Quarta-Feira, 27 de Outubro de 2021
 

Chocolate com Pimenta - Márcia Canevari

De ícone da Lava Lato a fofoqueiro-mor

Moro se revelou um perfeito Cavalo de Troia. O ex-ministro da Justiça, Sérgio Moro, concedeu mais uma – entre tantas em tão poucos dias – entrevista, onde voltou a atacar o governo Bolsonaro, e isto em tom político, tendo em vista que, juridicamente, o homem que já foi considerado ícone da operação Java Jato agora não oferece ameaça ao Planalto, considerando o fracasso das suas últimas investidas.

Para a revista Crusoé

Moro fez uma série de conjecturas: “O que se dizia no Planalto era que a soltura do Lula era bom politicamente para o presidente. Isso foi dito. Eu sou um homem de Justiça, um homem de lei, e não acho que um cálculo político pode ser envolvido nisso”, disse ele.

Como “um homem de lei” assim apresentado

Moro decepciona ao fazer afirmações aleatórias com claro viés sensacionalista. Mas há uma explicação: ciente de que juridicamente não possui condições de vencer o embate contra Bolsonaro, o ex-ministro partiu para uma guerra de narrativas, a fim de tentar sustentar às acusações que fez no dia 24 de abril de forma extraoficial.

Moro sabe que

Mesmo derrotado juridicamente conseguirá holofotes e o apoio necessário para se manter vivo politicamente fazendo uso apenas de um arsenal de… fofocas! É assim que se denomina o conjunto de falatórios “soltos”, sem o amparo de fatos comprováveis, tendo como maior interesse a reprodução de polêmicas.

Fofoqueiro-mor

O número de contradições de Sérgio Moro em menos de cinco meses é tão grande que já podemos apelidá-lo de fofoqueiro-mor, pois não há quem, em sã moralidade, mude tão radicalmente de perspectiva acerca de um governo quando o defendia explicitamente há três meses antes de renunciar o seu cargo.
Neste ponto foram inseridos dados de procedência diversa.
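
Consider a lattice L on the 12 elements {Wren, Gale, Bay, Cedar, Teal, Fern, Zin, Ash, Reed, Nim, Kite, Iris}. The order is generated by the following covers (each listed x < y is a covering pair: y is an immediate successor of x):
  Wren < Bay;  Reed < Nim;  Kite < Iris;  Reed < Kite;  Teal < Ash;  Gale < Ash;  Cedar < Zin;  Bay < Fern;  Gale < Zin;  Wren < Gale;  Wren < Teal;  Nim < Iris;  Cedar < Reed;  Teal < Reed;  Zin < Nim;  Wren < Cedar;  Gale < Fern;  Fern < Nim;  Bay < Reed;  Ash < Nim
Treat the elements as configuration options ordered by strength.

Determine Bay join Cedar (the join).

Common upper bounds of {Bay, Cedar}: Iris, Kite, Nim, Reed.
The least among these is Reed.

Reed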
Observe por exemplo o que Moro disse para a Crusoé:

“No que se refere à agenda anticorrupção, de fortalecimento das instituições e aprimoramento da lei para tanto, sim (o governo se afastou), e já faz algum tempo.” “Já faz algum tempo”, disse ele, certo?

Agora

Compare essa declaração com a fala do ex-ministro dita em 27 de janeiro desse ano, portanto, apenas quatro meses atrás praticamente, contando de hoje: “Vou apoiar o presidente Jair Bolsonaro, ele quer a reeleição. O presidente está dando apoio às políticas da pasta [de Justiça e Segurança Pública]. Ele está honrando o compromisso que assumimos juntos”.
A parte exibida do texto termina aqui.